The mall takes center stage in this ’90s coming-of-age tale.
Cassie Worthy works at a New Jersey mall while counting down the days until she heads off to college. After being stuck at home with mono for the past six weeks, she plans on triumphantly returning to her job at America’s Best Cookie with her boyfriend, Troy—but it goes horribly wrong when she finds herself attacked by Troy’s new girlfriend with a spritz of cucumber-melon fragrance to the face. Cassie manages to get hired as a bookkeeper at an upscale boutique. The owner’s gorgeous daughter, Drea Bellarosa, needs nerdy Cassie’s help searching for a rumored stash of long-hidden drug money, and they spend the summer following clues hidden in Cabbage Patch Kids that point to locations around the mall.
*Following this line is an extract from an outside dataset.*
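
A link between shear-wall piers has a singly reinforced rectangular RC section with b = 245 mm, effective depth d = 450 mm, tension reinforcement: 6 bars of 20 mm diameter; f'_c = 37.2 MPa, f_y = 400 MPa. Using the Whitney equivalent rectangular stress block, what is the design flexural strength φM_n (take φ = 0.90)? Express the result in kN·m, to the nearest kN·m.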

Drea also promises to help Cassie with her heartbreak, saying “the best way to get over someone is to get under someone else.” In the first-person narration, elitist Cassie makes numerous judgmental remarks about other women and their clothing and behavior, frequently referring to them as sluts and bimbos, as well as being dismissive of boys she regards as less intelligent than she. The narrative is rife with pop-culture references, quirky characters, and over-the-top ridiculous comedy—which unfortunately falls flat. The majority of the cast is white apart from Cassie’s Japanese American mall-employee crush.
Light and nostalgic but lacks depth.